Malawi goes to national polls in three years time but debate for change from the current first-past-the-post and adopts a 50 per cent plus one law to ensure that the winner of presidential elections enjoyed majority support is continuing to heighten as it gets closer with Zambia polls providing good lesson. Malawi’s interfaith organization, Public Affairs Committee (PAC) have recognised that 50 per cent plus one rule guarantees the leader acceptable, popular, majoritarian mandate. Democratic Progressive Party (DPP) leader Peter Mutharika was declared the winner of Malawi’s May 20, 2014 presidential election after defeating Joyce Banda. Mutharika, the brother of former president Bingu wa Mutharika, took 36.4 percent of the votes cast, Lazarus Chakwera of MCP garnered 27.8 percent of the vote and Banda’s 20.2 percent.

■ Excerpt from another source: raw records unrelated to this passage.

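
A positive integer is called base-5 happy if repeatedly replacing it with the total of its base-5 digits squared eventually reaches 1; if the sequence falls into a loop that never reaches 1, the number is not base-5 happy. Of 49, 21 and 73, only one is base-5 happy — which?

49: 49 → 33 → 11 → 5 → 1  — reaches 1 (base-5 happy)
21: 21 → 17 → 13 → 13  — repeats 13 (not base-5 happy)
73: 73 → 29 → 17 → 13 → 13  — repeats 13 (not base-5 happy)

49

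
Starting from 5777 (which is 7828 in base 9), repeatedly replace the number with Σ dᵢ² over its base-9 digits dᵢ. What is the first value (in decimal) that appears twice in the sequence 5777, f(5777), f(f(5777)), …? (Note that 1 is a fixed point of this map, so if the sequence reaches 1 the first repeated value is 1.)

5777 = (7,8,2,8)_9 → 181
181 = (2,2,1)_9 → 9
9 = (1,0)_9 → 1  — reached the fixed point 1.
1 → 1, so 1 is the first repeated value.

1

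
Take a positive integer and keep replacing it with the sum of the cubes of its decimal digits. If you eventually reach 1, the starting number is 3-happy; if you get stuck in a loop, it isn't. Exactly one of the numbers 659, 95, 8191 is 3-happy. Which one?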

President Muthartika got votes mainly from the Lomwe belt of southern Malawi while Chakwera polled more votes from the Chewa belt of central region.
Timothy Mtambo of Centre for Human Rights and Rehabilitation (CHRR) claiming the 50 plus one system would stop politicians from banking on tribal or regional votes but would crisscross the whole country instead canvassing for votes in their home base only.
Another rights activist Billy Mayaya claimed it was only Bakili Muluzi who had a 50 percent of the votes in 1994 at the dawn of multiparty but in the subsequent election years, the presidents have been winning a threshold of 30 percent making them literally tribal leaders.